„Unsere Sicherheitskräfte sind verlässliche Partner und verdienen unsere volle Unterstützung.“

Christof Bitschi steht zu 100 Prozent hinter unseren Polizisten, die täglich unter immer schwierigeren Rahmenbedingungen und zunehmenden Belastungen für die Sicherheit
der Vorarlbergerinnen und Vorarlberger im Einsatz sind.

 

Mehr Polizisten für Vorarlberg.

Um bestmögliche Voraussetzungen zu schaffen, damit die Polizei ihren gesetzlichen Auftrag im Kampf gegen die Kriminalität erfüllen kann, brauchen wir mehr Polizisten in Vorarlberg. Seit Jahren fordern wir eine echte Personaloffensive für die Polizei in Vorarlberg, weil der Personalbedarf gerade in den kommenden Jahren durch anstehende Pensionierungen weiter steigen wird. Unter freiheitlicher Ressortverantwortung wurde auf Bundesebene endlich eine Trendwende eingeläutet und eine große Rekrutierungs- und Ausbildungsoffensive gestartet. Dieser Weg muss konsequent fortgesetzt werden. Ziel muss es zum einen sein, die bereits vorhandenen Planstellen auch tatsächlich zu besetzen. Zum anderen muss die Anzahl der Planstellen ausgebaut werden.

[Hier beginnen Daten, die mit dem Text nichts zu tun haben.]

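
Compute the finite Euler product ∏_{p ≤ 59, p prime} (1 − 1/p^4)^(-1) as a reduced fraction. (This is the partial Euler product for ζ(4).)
∏ = 313771926178857385645450905033468281439563920601420761/289906031739275464495518328120881551769600000000000000

The primes p ≤ 59 are [2, 3, 5, 7, 11, 13, 17, 19, 23, 29, 31, 37, 41, 43, 47, 53, 59]. For each prime, (1 − 1/p^4)^(-1) = p^4 / (p^4 − 1). The product is (1 − 1/2^4)^(-1), (1 − 1/3^4)^(-1), (1 − 1/5^4)^(-1), (1 − 1/7^4)^(-1), (1 − 1/11^4)^(-1), (1 − 1/13^4)^(-1), (1 − 1/17^4)^(-1), (1 − 1/19^4)^(-1), (1 − 1/23^4)^(-1), (1 − 1/29^4)^(-1), (1 − 1/31^4)^(-1), (1 − 1/37^4)^(-1), (1 − 1/41^4)^(-1), (1 − 1/43^4)^(-1), (1 − 1/47^4)^(-1), (1 − 1/53^4)^(-1), (1 − 1/59^4)^(-1) = ∏ p^4 / (p^4 − 1) = 313771926178857385645450905033468281439563920601420761/289906031739275464495518328120881551769600000000000000.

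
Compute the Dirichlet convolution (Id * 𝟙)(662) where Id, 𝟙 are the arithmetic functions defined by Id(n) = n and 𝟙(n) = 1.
(Id * 𝟙)(662) = 996

Divisors of 662: [1, 2, 331, 662]. For each d | 662:
  d = 1: Id(1) · 𝟙(662/1) = 1 · 1 = 1
  d = 2: Id(2) · 𝟙(662/2) = 2 · 1 = 2
  d = 331: Id(331) · 𝟙(662/331) = 331 · 1 = 331
  d = 662: Id(662) · 𝟙(662/662) = 662 · 1 = 662
Summing: (Id * 𝟙)(662) = 1 + 2 + 331 + 662 = 996.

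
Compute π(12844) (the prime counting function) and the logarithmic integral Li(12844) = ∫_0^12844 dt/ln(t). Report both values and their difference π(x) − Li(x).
π(12844) = 1531;  Li(12844) ≈ 1550.63;  π(x) − Li(x) ≈ -19.63.

Direct count of primes ≤ 12844 gives π(12844) = 1531. Numerical evaluation of the logarithmic integral gives Li(12844) ≈ 1550.63. The difference π(x) − Li(x) ≈ -19.63 is typically negative for small/moderate x (Li(x) overestimates), though Littlewood's theorem shows this sign changes infinitely often.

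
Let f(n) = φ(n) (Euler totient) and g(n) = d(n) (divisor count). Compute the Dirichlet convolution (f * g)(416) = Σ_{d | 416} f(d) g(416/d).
(φ * d)(416) = 882

Divisors of 416: [1, 2, 4, 8, 13, 16, 26, 32, 52, 104, 208, 416]. For each d | 416:
  d = 1: φ(1) · d(416/1) = 1 · 12 = 12
  d = 2: φ(2) · d(416/2) = 1 · 10 = 10
  d = 4: φ(4) · d(416/4) = 2 · 8 = 16
  d = 8: φ(8) · d(416/8) = 4 · 6 = 24
  d = 13: φ(13) · d(416/13) = 12 · 6 = 72
  d = 16: φ(16) · d(416/16) = 8 · 4 = 32
  d = 26: φ(26) · d(416/26) = 12 · 5 = 60
  d = 32: φ(32) · d(416/32) = 16 · 2 = 32
  d = 52: φ(52) · d(416/52) = 24 · 4 = 96
  d = 104: φ(104) · d(416/104) = 48 · 3 = 144
  d = 208: φ(208) · d(416/208) = 96 · 2 = 192
  d = 416: φ(416) · d(416/416) = 192 · 1 = 192
Summing: (φ * d)(416) = 12 + 10 + 16 + 24 + 72 + 32 + 60 + 32 + 96 + 144 + 192 + 192 = 882.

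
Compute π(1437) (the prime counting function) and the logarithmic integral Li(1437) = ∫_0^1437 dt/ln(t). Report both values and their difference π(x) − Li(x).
π(1437) = 227;  Li(1437) ≈ 239.17;  π(x) − Li(x) ≈ -12.17.

Direct count of primes ≤ 1437 gives π(1437) = 227. Numerical evaluation of the logarithmic integral gives Li(1437) ≈ 239.17. The difference π(x) − Li(x) ≈ -12.17 is typically negative for small/moderate x (Li(x) overestimates), though Littlewood's theorem shows this sign changes infinitely often.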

Um die Rahmenbedingungen für die Exekutivkräfte bei uns im Land zu verbessern, müssen wir für eine gerechte Bezahlung sorgen. Zudem müssen wir unseren Polizisten moderne Ausrüstung zur Verfügung stellen.

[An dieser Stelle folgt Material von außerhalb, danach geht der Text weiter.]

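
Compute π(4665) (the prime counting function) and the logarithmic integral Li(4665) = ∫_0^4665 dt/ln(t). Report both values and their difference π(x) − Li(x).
π(4665) = 631;  Li(4665) ≈ 644.79;  π(x) − Li(x) ≈ -13.79.

Direct count of primes ≤ 4665 gives π(4665) = 631. Numerical evaluation of the logarithmic integral gives Li(4665) ≈ 644.79. The difference π(x) − Li(x) ≈ -13.79 is typically negative for small/moderate x (Li(x) overestimates), though Littlewood's theorem shows this sign changes infinitely often.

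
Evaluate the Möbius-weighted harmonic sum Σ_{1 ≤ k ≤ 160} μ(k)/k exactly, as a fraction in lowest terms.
Σ μ(k)/k = 64913714004742152105857055486137916673345137521594294887693/5053595284816784977233681012564534887436795806841425346061410

Values of μ(k) for 1 ≤ k ≤ 160: μ(1) = 1, μ(2) = -1, μ(3) = -1, μ(5) = -1, μ(6) = 1, μ(7) = -1, μ(10) = 1, μ(11) = -1, μ(13) = -1, μ(14) = 1, μ(15) = 1, μ(17) = -1, μ(19) = -1, μ(21) = 1, μ(22) = 1, μ(23) = -1, μ(26) = 1, μ(29) = -1, μ(30) = -1, μ(31) = -1, μ(33) = 1, μ(34) = 1, μ(35) = 1, μ(37) = -1, μ(38) = 1, μ(39) = 1, μ(41) = -1, μ(42) = -1, μ(43) = -1, μ(46) = 1, μ(47) = -1, μ(51) = 1, μ(53) = -1, μ(55) = 1, μ(57) = 1, μ(58) = 1, μ(59) = -1, μ(61) = -1, μ(62) = 1, μ(65) = 1, μ(66) = -1, μ(67) = -1, μ(69) = 1, μ(70) = -1, μ(71) = -1, μ(73) = -1, μ(74) = 1, μ(77) = 1, μ(78) = -1, μ(79) = -1, μ(82) = 1, μ(83) = -1, μ(85) = 1, μ(86) = 1, μ(87) = 1, μ(89) = -1, μ(91) = 1, μ(93) = 1, μ(94) = 1, μ(95) = 1, μ(97) = -1, μ(101) = -1, μ(102) = -1, μ(103) = -1, μ(105) = -1, μ(106) = 1, μ(107) = -1, μ(109) = -1, μ(110) = -1, μ(111) = 1, μ(113) = -1, μ(114) = -1, μ(115) = 1, μ(118) = 1, μ(119) = 1, μ(122) = 1, μ(123) = 1, μ(127) = -1, μ(129) = 1, μ(130) = -1, μ(131) = -1, μ(133) = 1, μ(134) = 1, μ(137) = -1, μ(138) = -1, μ(139) = -1, μ(141) = 1, μ(142) = 1, μ(143) = 1, μ(145) = 1, μ(146) = 1, μ(149) = -1, μ(151) = -1, μ(154) = -1, μ(155) = 1, μ(157) = -1, μ(158) = 1, μ(159) = 1, with μ = 0 on non-squarefree integers. Summing μ(k)/k for k where μ(k) ≠ 0 gives 64913714004742152105857055486137916673345137521594294887693/5053595284816784977233681012564534887436795806841425346061410 ≈ 0.0128. (PNT ⟺ this sum → 0 as n → ∞.)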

Keine Postenschließungen zulassen.

Funktionierende Polizeistrukturen in den Tälern und Regionen unseres Landes sind für uns ein maßgeblicher Eckpfeiler einer verantwortungsvollen Sicherheitspolitik. In der Vergangenheit war Vorarlberg immer wieder von Postenschließungen betroffen. Für Christof Bitschi ist klar: Regionale Polizeistrukturen sind zu erhalten und dürfen nicht dem Sparstift geopfert werden.

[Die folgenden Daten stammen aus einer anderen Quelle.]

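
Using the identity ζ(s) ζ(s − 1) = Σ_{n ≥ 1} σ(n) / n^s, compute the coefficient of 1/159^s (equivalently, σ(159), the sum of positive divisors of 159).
σ(159) = 216

In the product (Σ m^0/m^s)(Σ k / k^s) = Σ (Σ_{d | n} d) / n^s, the coefficient of 1/n^s is σ(n) = Σ_{d | n} d. For n = 159, divisors are [1, 3, 53, 159]; summing: σ(159) = 216.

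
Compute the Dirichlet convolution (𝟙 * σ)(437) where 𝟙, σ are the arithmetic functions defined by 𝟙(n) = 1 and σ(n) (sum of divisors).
(𝟙 * σ)(437) = 525

Divisors of 437: [1, 19, 23, 437]. For each d | 437:
  d = 1: 𝟙(1) · σ(437/1) = 1 · 480 = 480
  d = 19: 𝟙(19) · σ(437/19) = 1 · 24 = 24
  d = 23: 𝟙(23) · σ(437/23) = 1 · 20 = 20
  d = 437: 𝟙(437) · σ(437/437) = 1 · 1 = 1
Summing: (𝟙 * σ)(437) = 480 + 24 + 20 + 1 = 525.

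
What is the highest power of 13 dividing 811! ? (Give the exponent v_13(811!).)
v_13(811!) = 66

Legendre's formula: v_p(n!) = Σ_{k ≥ 1} ⌊n / p^k⌋. For p = 13, n = 811, the terms are:
  ⌊811/13^1⌋ = ⌊811/13⌋ = 62
  ⌊811/13^2⌋ = ⌊811/169⌋ = 4
(the next term ⌊811/13^3⌋ = 0, terminating the sum). Summing: v_13(811!) = 62 + 4 = 66.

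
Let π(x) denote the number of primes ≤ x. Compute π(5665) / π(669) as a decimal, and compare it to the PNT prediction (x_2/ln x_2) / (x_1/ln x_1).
π(5665)/π(669) = 746/121 ≈ 6.1653;  PNT prediction ≈ 6.3746.

π(669) = 121 and π(5665) = 746, so π(5665)/π(669) ≈ 6.1653. The PNT-predicted ratio is (5665/ln(5665)) / (669/ln(669)) ≈ 6.3746. The two agree to within a few percent, as expected.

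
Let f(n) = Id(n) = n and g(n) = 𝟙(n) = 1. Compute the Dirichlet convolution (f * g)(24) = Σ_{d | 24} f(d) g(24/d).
(Id * 𝟙)(24) = 60

Divisors of 24: [1, 2, 3, 4, 6, 8, 12, 24]. For each d | 24:
  d = 1: Id(1) · 𝟙(24/1) = 1 · 1 = 1
  d = 2: Id(2) · 𝟙(24/2) = 2 · 1 = 2
  d = 3: Id(3) · 𝟙(24/3) = 3 · 1 = 3
  d = 4: Id(4) · 𝟙(24/4) = 4 · 1 = 4
  d = 6: Id(6) · 𝟙(24/6) = 6 · 1 = 6
  d = 8: Id(8) · 𝟙(24/8) = 8 · 1 = 8
  d = 12: Id(12) · 𝟙(24/12) = 12 · 1 = 12
  d = 24: Id(24) · 𝟙(24/24) = 24 · 1 = 24
Summing: (Id * 𝟙)(24) = 1 + 2 + 3 + 4 + 6 + 8 + 12 + 24 = 60.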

Bundesheer-Strukturen im Land sichern.

Gerade in einem alpin geprägten Bundesland wie Vorarlberg ist das Bundesheer ein verlässlicher Partner, wenn es darum geht, bei außergewöhnlichen Naturereignissen rasch Hilfe zu leisten. Dazu müssen allerdings die Strukturen im Land langfristig gesichert sein.

Moderne Ausrüstung bereitstellen.

Mit dem Jägerbataillon 23 in der Walgaukaserne und den Pionieren im Militärkommando verfügt Vorarlberg über eine zufriedenstellende Truppenstärke. Es gilt allerdings die in die Jahre gekommene Ausrüstung kontinuierlich zu modernisieren und die Infrastruktur zu sanieren.

Präsenzdienst im Land ermöglichen.

Mit einer entsprechenden Bundesheer-Struktur in Vorarlberg kann auch sichergestellt werden, dass ein Großteil der Rekruten ihren Grundwehrdienst wohnortnah im Land ableisten können. Das sichert nicht nur im Einsatzfall eine entsprechende Mannstärke vor Ort, sondern gewährleistet unter anderem auch, dass diese Rekruten weiterhin im Heimatort als ehrenamtliche Helfer zur Verfügung stehen.

Mehr Finanzmittel für unser Heer.

Der jahrelange Sparkurs und die damit einhergehende Demontage des Bundesheers haben ihre Spuren hinterlassen. Um hier die unter freiheitlicher Regierungsbeteiligung eingeleitete Wende auch effektiv fortsetzen zu können, braucht es eine nachhaltige Budgetausstattung für das Bundesheer. Nur so kann die notwendige Infrastruktur sowie eine moderne Gerätschaft auch sichergestellt werden.